A favourite dress saved from ruin

Almost exactly four years ago I made the Blueprints for Sewing Cabin dress from some fabric which I had dyed with oxalis or sour grass, and eucalyptus. This is a favourite dress that I wear multiple times in the summer. I love the colours and I love the patterns I achieved with sourgrass and eucalyptus leaves.

Last year I wore it on a particularly hot day and decided to wear deodorant, which I am normally a bit averse to; I use natural deodorant when I do wear it. Imagine my horror when I got home from a rather social day to find that the armpits on the dress were bright red. Red! The rest of the dress was going about its business of being yellow so the armpits were unmissable. I washed it really quickly and the red toned down to orange, but it was still hard to miss. I took it into my sewing room while I contemplated what action to take. I was thinking about cutting triangles from the inside of the double hem and somehow stitching them to the armpits. It all got too hard and I threw the dress in a drawer and tried to forget it.

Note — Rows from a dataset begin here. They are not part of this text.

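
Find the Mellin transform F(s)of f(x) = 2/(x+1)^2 -2 * pi * (s - 1)/sin(pi * s)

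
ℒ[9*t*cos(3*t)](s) 9*(s^2 - 9)/(s^2 + 9)^2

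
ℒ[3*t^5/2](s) 180/s^6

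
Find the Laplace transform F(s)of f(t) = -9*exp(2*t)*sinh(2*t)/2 -9/(s*(s - 4))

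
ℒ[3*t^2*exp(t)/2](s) 3/(s - 1)^3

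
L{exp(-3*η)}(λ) 1/(λ + 3)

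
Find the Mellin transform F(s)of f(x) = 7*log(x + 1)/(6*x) -7*pi*csc(pi*s)/(6*s - 6)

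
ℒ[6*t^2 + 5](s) 12/s^3 + 5/s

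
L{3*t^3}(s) 18/s^4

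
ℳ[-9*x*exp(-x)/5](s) -9*gamma(s + 1)/5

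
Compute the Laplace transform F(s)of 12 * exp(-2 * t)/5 12/(5 * (s + 2))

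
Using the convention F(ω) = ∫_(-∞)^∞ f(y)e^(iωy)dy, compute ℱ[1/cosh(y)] pi/cosh(pi * ω/2)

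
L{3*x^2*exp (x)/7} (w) 6/ (7*(w - 1)^3)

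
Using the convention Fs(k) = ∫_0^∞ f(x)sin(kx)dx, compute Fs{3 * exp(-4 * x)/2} 3 * k/(2 * (k^2 + 16))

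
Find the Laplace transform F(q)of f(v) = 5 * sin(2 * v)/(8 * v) 5 * atan(2/q)/8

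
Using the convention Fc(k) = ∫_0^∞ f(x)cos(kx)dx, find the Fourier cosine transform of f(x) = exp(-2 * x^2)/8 sqrt(2) * sqrt(pi) * exp(-k^2/8)/32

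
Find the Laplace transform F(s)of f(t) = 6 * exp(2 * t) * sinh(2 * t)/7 12/(7 * s * (s - 4))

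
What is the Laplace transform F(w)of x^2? 2/w^3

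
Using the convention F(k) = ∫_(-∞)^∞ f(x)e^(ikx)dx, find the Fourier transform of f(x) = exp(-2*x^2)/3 sqrt(2)*sqrt(pi)*exp(-k^2/8)/6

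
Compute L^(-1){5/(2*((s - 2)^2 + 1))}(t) 5*exp(2*t)*sin(t)/2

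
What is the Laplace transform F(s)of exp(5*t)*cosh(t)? (s - 5)/((s - 5)^2 - 1)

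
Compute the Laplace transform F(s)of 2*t 2/s^2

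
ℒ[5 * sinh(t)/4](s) 5/(4 * (s^2 - 1))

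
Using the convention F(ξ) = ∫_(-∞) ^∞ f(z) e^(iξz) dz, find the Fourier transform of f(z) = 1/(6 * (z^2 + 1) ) pi * exp(-Abs(ξ) ) /6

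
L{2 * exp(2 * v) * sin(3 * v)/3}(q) 2/((q - 2)^2+9)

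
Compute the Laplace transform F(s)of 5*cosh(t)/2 5*s/(2*(s^2 - 1))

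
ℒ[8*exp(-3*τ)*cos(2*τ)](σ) 8*(σ + 3)/((σ + 3)^2 + 4)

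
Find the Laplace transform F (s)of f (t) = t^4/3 8/s^5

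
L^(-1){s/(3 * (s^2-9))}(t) cosh(3 * t)/3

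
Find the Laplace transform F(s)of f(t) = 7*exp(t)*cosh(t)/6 7*(s - 1)/(6*s*(s - 2))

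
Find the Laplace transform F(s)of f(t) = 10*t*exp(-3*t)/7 10/(7*(s + 3)^2)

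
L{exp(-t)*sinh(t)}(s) 1/(s*(s + 2))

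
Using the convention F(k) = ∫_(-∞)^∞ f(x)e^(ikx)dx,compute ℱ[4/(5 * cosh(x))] 4 * pi/(5 * cosh(pi * k/2))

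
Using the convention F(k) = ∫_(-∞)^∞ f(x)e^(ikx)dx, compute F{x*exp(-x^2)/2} I*sqrt(pi)*k*exp(-k^2/4)/4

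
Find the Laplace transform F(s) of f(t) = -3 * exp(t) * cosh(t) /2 3 * (1 - s) /(2 * s * (s - 2) ) 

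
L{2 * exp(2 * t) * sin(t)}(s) 2/((s - 2)^2 + 1)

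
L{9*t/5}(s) 9/(5*s^2)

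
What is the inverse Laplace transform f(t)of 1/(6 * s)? 1/6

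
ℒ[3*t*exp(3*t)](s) 3/(s - 3)^2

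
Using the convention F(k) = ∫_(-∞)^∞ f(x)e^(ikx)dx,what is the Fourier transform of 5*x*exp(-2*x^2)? 5*sqrt(2)*I*sqrt(pi)*k*exp(-k^2/8)/8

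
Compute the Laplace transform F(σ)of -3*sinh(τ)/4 -3/(4*σ^2 - 4)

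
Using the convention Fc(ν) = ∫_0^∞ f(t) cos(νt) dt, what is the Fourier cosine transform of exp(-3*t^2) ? sqrt(3)*sqrt(pi)*exp(-ν^2/12) /6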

This is how the fabric looked after washing.

During the course of winter I got to thinking about the dress and figured out that the deodorant would be alkaline and if I bathed the dress in an alkaline solution I might be able to even out the colour.

For once I tested the theory on one of the pockets and it seemed to work. This was a baking soda solution of 10% dry weight of fabric mixed with rainwater.

I decided it was a bit strong so took the solution down to 5% of DWOF and began dunking.

At this point things got a bit hectic. It worked brilliantly except the armpits got darker! Panic ensued. I quickly made up a batch of sour grass dye (luckily they are in season) and dunked just the armpits to try and make it match the rest. It immediately took all the orange out, so now I had yellow armpits and an orange dress! I had put the sour grass into a small bowl, so was now busy trying to cram the whole dress in to see if I could get it to revert to the original colour.

I was reasonably successful in this endeavour, but it still has an orange cast to it.

I don’t find the colour of the dress as attractive now. Perhaps it’s just tired from all that dunking, but it’s definitely darker. This photo was taken before pressing.

However, I will be wearing it this summer, just not quite as joyfully!

I also feel that some of the patterning has lost its definition and looks more smudged.

However the lovely thing about natural dyeing is that I can just dye the dress again if I find I’m really unhappy with it. I might change the colour altogether and do some Hapa Zome, which is Japanese flower pounding – hammering leaves and flowers into the fabric. It rarely lasts more than a few washes, but it will be pretty for a season and then I can do something else. This dress may now keep evolving!

There is always a lesson to be learned though. The addition of an alkaline solution really changed the colour and this could be a useful thing to do, as I have so much yellow fabric from my oxalis dyeing. It might also change the colour of other dyes such as onion skins and avocado. I know I can use an iron blanket to create better definition and colour change, but the colours do sadden a bit. I am now really keen to give the alkaline and also acid a try and have added some baking soda and some vinegar to my dyeing kit. Stay tuned for the next instalment!


16 thoughts on “A favourite dress saved from ruin

  1. This is one of the things I’ve wondered about natural dyeing. I’ve incidentally dyed my cotton flour bags when squeezing berries and grapes. They are a pretty pink when squeezed, from the acidity in the fruit, but as soon as they are washed the alkaline detergent sends them blue. If your plant dye was sensitive to acid/alkaline why didn’t washing it change the colour?

    1. Thanks for the thoughtful comment Karey. Fruits and berries will stain but they aren’t lightfast or colourfast, particularly when the fabric hasn’t been mordanted, and yes, acid will change the colour. I use a PH neutral laundry detergent and hand wash my dyed clothes, except anything that has been treated with iron as nothing budges that! I think there’s a whole area of experimentation around PH which I have not really explored, but which I shall be having fun with in the near future.

  2. Oh, that’s intriguing, Sue! I can see why First you didn’t like the result but it’s beautiful, too, just in another way.

  3. That’s quite a story. You were very persistent. And the result is lovely. I look forward to further installments.